Surprise, Honey. I thought this would be great way to tell you.
No, I'm just kidding. There is no pregnancy. Instead, this was a phrase my colleague used at the start of this school year when I started to voice my anxiety about a certain situation having the potential to be a repeat of a situation I had several years ago. (I know that is rather obtuse, but because of confidiently reasons I cannot get more specific).
Anyway, during the course of the conversation she said to me "This is a whole different pregnancy". That simple phrase helped me realize that I need to let this situation develop in its own way and stand on its own merits. Having my friend help me see that each situation, while having many of the same components, is unique, helped me adjust my attitude and give the situation a chance to be a positive experience. We are at the end of the school year and, indeed, it was a "different pregnancy". Everyone is happy and things have gone well.
The "different pregnancy" phrase is one that I have thought of often this past year, particularly as I prepare to attend Girl's Camp with Katelyn. I haven't been to Girl's Camp since I was 13 years old. I went one year and vowed never to go back. I maintained that vow of Girl's Camp celibacy right up until I realized this will be Katelyn's last year of Camp and I hadn't ever gone with her. I have heard other moms relate what a special experience it was to go to Camp with their daughters and I wanted that experience, too (especially since I get a big 'ole FAIL for helping Katelyn with her Personal Progress Award).

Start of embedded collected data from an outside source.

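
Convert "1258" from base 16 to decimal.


Input: "1258" in base 16
Positional expansion:
  Digit '1' (value 1) x 16^3 = 4096
  Digit '2' (value 2) x 16^2 = 512
  Digit '5' (value 5) x 16^1 = 80
  Digit '8' (value 8) x 16^0 = 8
Sum = 4696

4696


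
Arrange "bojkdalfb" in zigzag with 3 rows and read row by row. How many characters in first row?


Zigzag "bojkdalfb" into 3 rows:
Placing characters:
  'b' => row 0
  'o' => row 1
  'j' => row 2
  'k' => row 1
  'd' => row 0
  'a' => row 1
  'l' => row 2
  'f' => row 1
  'b' => row 0
Rows:
  Row 0: "bdb"
  Row 1: "okaf"
  Row 2: "jl"
First row length: 3

3


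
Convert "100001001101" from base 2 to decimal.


Input: "100001001101" in base 2
Positional expansion:
  Digit '1' (value 1) x 2^11 = 2048
  Digit '0' (value 0) x 2^10 = 0
  Digit '0' (value 0) x 2^9 = 0
  Digit '0' (value 0) x 2^8 = 0
  Digit '0' (value 0) x 2^7 = 0
  Digit '1' (value 1) x 2^6 = 64
  Digit '0' (value 0) x 2^5 = 0
  Digit '0' (value 0) x 2^4 = 0
  Digit '1' (value 1) x 2^3 = 8
  Digit '1' (value 1) x 2^2 = 4
  Digit '0' (value 0) x 2^1 = 0
  Digit '1' (value 1) x 2^0 = 1
Sum = 2125

2125


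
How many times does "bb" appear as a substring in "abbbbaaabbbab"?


Searching for "bb" in "abbbbaaabbbab"
Scanning each position:
  Position 0: "ab" => no
  Position 1: "bb" => MATCH
  Position 2: "bb" => MATCH
  Position 3: "bb" => MATCH
  Position 4: "ba" => no
  Position 5: "aa" => no
  Position 6: "aa" => no
  Position 7: "ab" => no
  Position 8: "bb" => MATCH
  Position 9: "bb" => MATCH
  Position 10: "ba" => no
  Position 11: "ab" => no
Total occurrences: 5

5


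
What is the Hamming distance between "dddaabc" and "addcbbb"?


Comparing "dddaabc" and "addcbbb" position by position:
  Position 0: 'd' vs 'a' => differ
  Position 1: 'd' vs 'd' => same
  Position 2: 'd' vs 'd' => same
  Position 3: 'a' vs 'c' => differ
  Position 4: 'a' vs 'b' => differ
  Position 5: 'b' vs 'b' => same
  Position 6: 'c' vs 'b' => differ
Total differences (Hamming distance): 4

4


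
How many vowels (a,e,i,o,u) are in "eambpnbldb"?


Input: eambpnbldb
Checking each character:
  'e' at position 0: vowel (running total: 1)
  'a' at position 1: vowel (running total: 2)
  'm' at position 2: consonant
  'b' at position 3: consonant
  'p' at position 4: consonant
  'n' at position 5: consonant
  'b' at position 6: consonant
  'l' at position 7: consonant
  'd' at position 8: consonant
  'b' at position 9: consonant
Total vowels: 2

2


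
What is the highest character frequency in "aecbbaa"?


Input: aecbbaa
Character counts:
  'a': 3
  'b': 2
  'c': 1
  'e': 1
Maximum frequency: 3

3


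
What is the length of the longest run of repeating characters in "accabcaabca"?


Input: "accabcaabca"
Scanning for longest run:
  Position 1 ('c'): new char, reset run to 1
  Position 2 ('c'): continues run of 'c', length=2
  Position 3 ('a'): new char, reset run to 1
  Position 4 ('b'): new char, reset run to 1
  Position 5 ('c'): new char, reset run to 1
  Position 6 ('a'): new char, reset run to 1
  Position 7 ('a'): continues run of 'a', length=2
  Position 8 ('b'): new char, reset run to 1
  Position 9 ('c'): new char, reset run to 1
  Position 10 ('a'): new char, reset run to 1
Longest run: 'c' with length 2

2


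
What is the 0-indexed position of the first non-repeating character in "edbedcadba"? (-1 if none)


Input: edbedcadba
Character frequencies:
  'a': 2
  'b': 2
  'c': 1
  'd': 3
  'e': 2
Scanning left to right for freq == 1:
  Position 0 ('e'): freq=2, skip
  Position 1 ('d'): freq=3, skip
  Position 2 ('b'): freq=2, skip
  Position 3 ('e'): freq=2, skip
  Position 4 ('d'): freq=3, skip
  Position 5 ('c'): unique! => answer = 5

5


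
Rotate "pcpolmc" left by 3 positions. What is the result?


Input: "pcpolmc", rotate left by 3
First 3 characters: "pcp"
Remaining characters: "olmc"
Concatenate remaining + first: "olmc" + "pcp" = "olmcpcp"

olmcpcp


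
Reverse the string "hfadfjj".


Input: hfadfjj
Reading characters right to left:
  Position 6: 'j'
  Position 5: 'j'
  Position 4: 'f'
  Position 3: 'd'
  Position 2: 'a'
  Position 1: 'f'
  Position 0: 'h'
Reversed: jjfdafh

jjfdafh


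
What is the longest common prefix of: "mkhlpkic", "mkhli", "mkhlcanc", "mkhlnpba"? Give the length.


Words: mkhlpkic, mkhli, mkhlcanc, mkhlnpba
  Position 0: all 'm' => match
  Position 1: all 'k' => match
  Position 2: all 'h' => match
  Position 3: all 'l' => match
  Position 4: ('p', 'i', 'c', 'n') => mismatch, stop
LCP = "mkhl" (length 4)

4


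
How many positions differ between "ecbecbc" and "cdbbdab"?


Comparing "ecbecbc" and "cdbbdab" position by position:
  Position 0: 'e' vs 'c' => DIFFER
  Position 1: 'c' vs 'd' => DIFFER
  Position 2: 'b' vs 'b' => same
  Position 3: 'e' vs 'b' => DIFFER
  Position 4: 'c' vs 'd' => DIFFER
  Position 5: 'b' vs 'a' => DIFFER
  Position 6: 'c' vs 'b' => DIFFER
Positions that differ: 6

6


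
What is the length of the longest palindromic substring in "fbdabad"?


Input: "fbdabad"
Checking substrings for palindromes:
  [2:7] "dabad" (len 5) => palindrome
  [3:6] "aba" (len 3) => palindrome
Longest palindromic substring: "dabad" with length 5

5


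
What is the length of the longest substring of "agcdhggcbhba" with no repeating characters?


Input: "agcdhggcbhba"
Sliding window (track last position of each char):
  Position 0 ('a'): window [0,0] length 1 -- new best
  Position 1 ('g'): window [0,1] length 2 -- new best
  Position 2 ('c'): window [0,2] length 3 -- new best
  Position 3 ('d'): window [0,3] length 4 -- new best
  Position 4 ('h'): window [0,4] length 5 -- new best
  Position 5 ('g'): repeat (last at 1), move window start to 2
  Position 5 ('g'): window [2,5] length 4
  Position 6 ('g'): repeat (last at 5), move window start to 6
  Position 6 ('g'): window [6,6] length 1
  Position 7 ('c'): window [6,7] length 2
  Position 8 ('b'): window [6,8] length 3
  Position 9 ('h'): window [6,9] length 4
  Position 10 ('b'): repeat (last at 8), move window start to 9
  Position 10 ('b'): window [9,10] length 2
  Position 11 ('a'): window [9,11] length 3
Longest substring with no repeats: "agcdh" with length 5

5


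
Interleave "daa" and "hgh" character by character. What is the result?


Interleaving "daa" and "hgh":
  Position 0: 'd' from first, 'h' from second => "dh"
  Position 1: 'a' from first, 'g' from second => "ag"
  Position 2: 'a' from first, 'h' from second => "ah"
Result: dhagah

dhagah


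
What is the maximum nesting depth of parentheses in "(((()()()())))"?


Input: "(((()()()())))"
Tracking depth:
  Position 0 '(': depth becomes 1
  Position 1 '(': depth becomes 2
  Position 2 '(': depth becomes 3
  Position 3 '(': depth becomes 4
  Position 4 ')': depth becomes 3
  Position 5 '(': depth becomes 4
  Position 6 ')': depth becomes 3
  Position 7 '(': depth becomes 4
  Position 8 ')': depth becomes 3
  Position 9 '(': depth becomes 4
  Position 10 ')': depth becomes 3
  Position 11 ')': depth becomes 2
  Position 12 ')': depth becomes 1
  Position 13 ')': depth becomes 0
Maximum depth reached: 4

4


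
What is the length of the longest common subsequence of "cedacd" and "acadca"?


LCS of "cedacd" and "acadca"
DP table:
           a    c    a    d    c    a
      0    0    0    0    0    0    0
  c   0    0    1    1    1    1    1
  e   0    0    1    1    1    1    1
  d   0    0    1    1    2    2    2
  a   0    1    1    2    2    2    3
  c   0    1    2    2    2    3    3
  d   0    1    2    2    3    3    3
LCS length = dp[6][6] = 3

3


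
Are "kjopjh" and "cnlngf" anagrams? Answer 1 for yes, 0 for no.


Strings: "kjopjh", "cnlngf"
Sorted first:  hjjkop
Sorted second: cfglnn
Differ at position 0: 'h' vs 'c' => not anagrams

0


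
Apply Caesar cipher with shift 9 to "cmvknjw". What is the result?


Caesar cipher: shift "cmvknjw" by 9
  'c' (pos 2) + 9 = pos 11 = 'l'
  'm' (pos 12) + 9 = pos 21 = 'v'
  'v' (pos 21) + 9 = pos 4 = 'e'
  'k' (pos 10) + 9 = pos 19 = 't'
  'n' (pos 13) + 9 = pos 22 = 'w'
  'j' (pos 9) + 9 = pos 18 = 's'
  'w' (pos 22) + 9 = pos 5 = 'f'
Result: lvetwsf

lvetwsf


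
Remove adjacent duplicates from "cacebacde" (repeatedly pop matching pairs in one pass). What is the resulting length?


Input: cacebacde
Stack-based adjacent duplicate removal:
  Read 'c': push. Stack: c
  Read 'a': push. Stack: ca
  Read 'c': push. Stack: cac
  Read 'e': push. Stack: cace
  Read 'b': push. Stack: caceb
  Read 'a': push. Stack: caceba
  Read 'c': push. Stack: cacebac
  Read 'd': push. Stack: cacebacd
  Read 'e': push. Stack: cacebacde
Final stack: "cacebacde" (length 9)

9


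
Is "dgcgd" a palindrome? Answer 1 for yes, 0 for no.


Input: dgcgd
Reversed: dgcgd
  Compare pos 0 ('d') with pos 4 ('d'): match
  Compare pos 1 ('g') with pos 3 ('g'): match
Result: palindrome

1


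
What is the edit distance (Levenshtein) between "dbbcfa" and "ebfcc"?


Computing edit distance: "dbbcfa" -> "ebfcc"
DP table:
           e    b    f    c    c
      0    1    2    3    4    5
  d   1    1    2    3    4    5
  b   2    2    1    2    3    4
  b   3    3    2    2    3    4
  c   4    4    3    3    2    3
  f   5    5    4    3    3    3
  a   6    6    5    4    4    4
Edit distance = dp[6][5] = 4

4


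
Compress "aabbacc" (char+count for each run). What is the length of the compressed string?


Input: aabbacc
Runs:
  'a' x 2 => "a2"
  'b' x 2 => "b2"
  'a' x 1 => "a1"
  'c' x 2 => "c2"
Compressed: "a2b2a1c2"
Compressed length: 8

8


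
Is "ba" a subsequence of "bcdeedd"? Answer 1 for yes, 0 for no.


Check if "ba" is a subsequence of "bcdeedd"
Greedy scan:
  Position 0 ('b'): matches sub[0] = 'b'
  Position 1 ('c'): no match needed
  Position 2 ('d'): no match needed
  Position 3 ('e'): no match needed
  Position 4 ('e'): no match needed
  Position 5 ('d'): no match needed
  Position 6 ('d'): no match needed
Only matched 1/2 characters => not a subsequence

0


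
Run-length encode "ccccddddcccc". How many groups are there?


Input: ccccddddcccc
Scanning for consecutive runs:
  Group 1: 'c' x 4 (positions 0-3)
  Group 2: 'd' x 4 (positions 4-7)
  Group 3: 'c' x 4 (positions 8-11)
Total groups: 3

3


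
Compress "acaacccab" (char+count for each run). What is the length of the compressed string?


Input: acaacccab
Runs:
  'a' x 1 => "a1"
  'c' x 1 => "c1"
  'a' x 2 => "a2"
  'c' x 3 => "c3"
  'a' x 1 => "a1"
  'b' x 1 => "b1"
Compressed: "a1c1a2c3a1b1"
Compressed length: 12

12


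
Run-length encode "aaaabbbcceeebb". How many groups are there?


Input: aaaabbbcceeebb
Scanning for consecutive runs:
  Group 1: 'a' x 4 (positions 0-3)
  Group 2: 'b' x 3 (positions 4-6)
  Group 3: 'c' x 2 (positions 7-8)
  Group 4: 'e' x 3 (positions 9-11)
  Group 5: 'b' x 2 (positions 12-13)
Total groups: 5

5


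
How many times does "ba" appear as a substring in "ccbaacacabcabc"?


Searching for "ba" in "ccbaacacabcabc"
Scanning each position:
  Position 0: "cc" => no
  Position 1: "cb" => no
  Position 2: "ba" => MATCH
  Position 3: "aa" => no
  Position 4: "ac" => no
  Position 5: "ca" => no
  Position 6: "ac" => no
  Position 7: "ca" => no
  Position 8: "ab" => no
  Position 9: "bc" => no
  Position 10: "ca" => no
  Position 11: "ab" => no
  Position 12: "bc" => no
Total occurrences: 1

1


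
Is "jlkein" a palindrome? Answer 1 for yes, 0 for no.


Input: jlkein
Reversed: nieklj
  Compare pos 0 ('j') with pos 5 ('n'): MISMATCH
  Compare pos 1 ('l') with pos 4 ('i'): MISMATCH
  Compare pos 2 ('k') with pos 3 ('e'): MISMATCH
Result: not a palindrome

0


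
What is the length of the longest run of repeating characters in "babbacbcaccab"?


Input: "babbacbcaccab"
Scanning for longest run:
  Position 1 ('a'): new char, reset run to 1
  Position 2 ('b'): new char, reset run to 1
  Position 3 ('b'): continues run of 'b', length=2
  Position 4 ('a'): new char, reset run to 1
  Position 5 ('c'): new char, reset run to 1
  Position 6 ('b'): new char, reset run to 1
  Position 7 ('c'): new char, reset run to 1
  Position 8 ('a'): new char, reset run to 1
  Position 9 ('c'): new char, reset run to 1
  Position 10 ('c'): continues run of 'c', length=2
  Position 11 ('a'): new char, reset run to 1
  Position 12 ('b'): new char, reset run to 1
Longest run: 'b' with length 2

2


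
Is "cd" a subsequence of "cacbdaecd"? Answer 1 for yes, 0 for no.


Check if "cd" is a subsequence of "cacbdaecd"
Greedy scan:
  Position 0 ('c'): matches sub[0] = 'c'
  Position 1 ('a'): no match needed
  Position 2 ('c'): no match needed
  Position 3 ('b'): no match needed
  Position 4 ('d'): matches sub[1] = 'd'
  Position 5 ('a'): no match needed
  Position 6 ('e'): no match needed
  Position 7 ('c'): no match needed
  Position 8 ('d'): no match needed
All 2 characters matched => is a subsequence

1


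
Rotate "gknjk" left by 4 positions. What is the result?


Input: "gknjk", rotate left by 4
First 4 characters: "gknj"
Remaining characters: "k"
Concatenate remaining + first: "k" + "gknj" = "kgknj"

kgknj


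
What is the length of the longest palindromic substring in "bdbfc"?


Input: "bdbfc"
Checking substrings for palindromes:
  [0:3] "bdb" (len 3) => palindrome
Longest palindromic substring: "bdb" with length 3

3


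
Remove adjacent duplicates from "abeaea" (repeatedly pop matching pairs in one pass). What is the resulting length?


Input: abeaea
Stack-based adjacent duplicate removal:
  Read 'a': push. Stack: a
  Read 'b': push. Stack: ab
  Read 'e': push. Stack: abe
  Read 'a': push. Stack: abea
  Read 'e': push. Stack: abeae
  Read 'a': push. Stack: abeaea
Final stack: "abeaea" (length 6)

6


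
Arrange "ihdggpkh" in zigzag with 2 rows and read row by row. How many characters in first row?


Zigzag "ihdggpkh" into 2 rows:
Placing characters:
  'i' => row 0
  'h' => row 1
  'd' => row 0
  'g' => row 1
  'g' => row 0
  'p' => row 1
  'k' => row 0
  'h' => row 1
Rows:
  Row 0: "idgk"
  Row 1: "hgph"
First row length: 4

4


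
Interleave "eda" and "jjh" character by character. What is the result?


Interleaving "eda" and "jjh":
  Position 0: 'e' from first, 'j' from second => "ej"
  Position 1: 'd' from first, 'j' from second => "dj"
  Position 2: 'a' from first, 'h' from second => "ah"
Result: ejdjah

ejdjah


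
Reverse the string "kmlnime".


Input: kmlnime
Reading characters right to left:
  Position 6: 'e'
  Position 5: 'm'
  Position 4: 'i'
  Position 3: 'n'
  Position 2: 'l'
  Position 1: 'm'
  Position 0: 'k'
Reversed: eminlmk

eminlmk


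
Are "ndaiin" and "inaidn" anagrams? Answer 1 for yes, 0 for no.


Strings: "ndaiin", "inaidn"
Sorted first:  adiinn
Sorted second: adiinn
Sorted forms match => anagrams

1


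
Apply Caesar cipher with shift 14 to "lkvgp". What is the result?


Caesar cipher: shift "lkvgp" by 14
  'l' (pos 11) + 14 = pos 25 = 'z'
  'k' (pos 10) + 14 = pos 24 = 'y'
  'v' (pos 21) + 14 = pos 9 = 'j'
  'g' (pos 6) + 14 = pos 20 = 'u'
  'p' (pos 15) + 14 = pos 3 = 'd'
Result: zyjud

zyjud


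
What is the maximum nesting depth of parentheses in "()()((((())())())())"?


Input: "()()((((())())())())"
Tracking depth:
  Position 0 '(': depth becomes 1
  Position 1 ')': depth becomes 0
  Position 2 '(': depth becomes 1
  Position 3 ')': depth becomes 0
  Position 4 '(': depth becomes 1
  Position 5 '(': depth becomes 2
  Position 6 '(': depth becomes 3
  Position 7 '(': depth becomes 4
  Position 8 '(': depth becomes 5
  Position 9 ')': depth becomes 4
  Position 10 ')': depth becomes 3
  Position 11 '(': depth becomes 4
  Position 12 ')': depth becomes 3
  Position 13 ')': depth becomes 2
  Position 14 '(': depth becomes 3
  Position 15 ')': depth becomes 2
  Position 16 ')': depth becomes 1
  Position 17 '(': depth becomes 2
  Position 18 ')': depth becomes 1
  Position 19 ')': depth becomes 0
Maximum depth reached: 5

5


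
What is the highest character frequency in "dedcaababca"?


Input: dedcaababca
Character counts:
  'a': 4
  'b': 2
  'c': 2
  'd': 2
  'e': 1
Maximum frequency: 4

4


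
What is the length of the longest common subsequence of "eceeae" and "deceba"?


LCS of "eceeae" and "deceba"
DP table:
           d    e    c    e    b    a
      0    0    0    0    0    0    0
  e   0    0    1    1    1    1    1
  c   0    0    1    2    2    2    2
  e   0    0    1    2    3    3    3
  e   0    0    1    2    3    3    3
  a   0    0    1    2    3    3    4
  e   0    0    1    2    3    3    4
LCS length = dp[6][6] = 4

4


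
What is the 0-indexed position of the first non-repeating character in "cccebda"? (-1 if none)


Input: cccebda
Character frequencies:
  'a': 1
  'b': 1
  'c': 3
  'd': 1
  'e': 1
Scanning left to right for freq == 1:
  Position 0 ('c'): freq=3, skip
  Position 1 ('c'): freq=3, skip
  Position 2 ('c'): freq=3, skip
  Position 3 ('e'): unique! => answer = 3

3


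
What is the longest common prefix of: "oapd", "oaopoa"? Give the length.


Words: oapd, oaopoa
  Position 0: all 'o' => match
  Position 1: all 'a' => match
  Position 2: ('p', 'o') => mismatch, stop
LCP = "oa" (length 2)

2


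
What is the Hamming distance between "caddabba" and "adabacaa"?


Comparing "caddabba" and "adabacaa" position by position:
  Position 0: 'c' vs 'a' => differ
  Position 1: 'a' vs 'd' => differ
  Position 2: 'd' vs 'a' => differ
  Position 3: 'd' vs 'b' => differ
  Position 4: 'a' vs 'a' => same
  Position 5: 'b' vs 'c' => differ
  Position 6: 'b' vs 'a' => differ
  Position 7: 'a' vs 'a' => same
Total differences (Hamming distance): 6

6


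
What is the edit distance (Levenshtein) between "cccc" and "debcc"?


Computing edit distance: "cccc" -> "debcc"
DP table:
           d    e    b    c    c
      0    1    2    3    4    5
  c   1    1    2    3    3    4
  c   2    2    2    3    3    3
  c   3    3    3    3    3    3
  c   4    4    4    4    3    3
Edit distance = dp[4][5] = 3

3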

So, I'm trying to remember that this experience at Camp, while having many of the same components (ie. certification, structured activities, sleeping bags, infrequent showers, etc), is a "different pregnancy". It is going to be time to watch my daughter in action, so to speak. I will get to see how she interacts with her firiends. I will be able to see how she leads a group of younger girls. And I hope, I will get a chance to hear her quiet, but sure, testimony that the gospel is true.
1 comment:
You will be so glad you went...and K will be so grateful someday when she realizes the sacrifice it was for you to go. I do not do camp...not at all. Loathe it. But I am planning on going with my girls.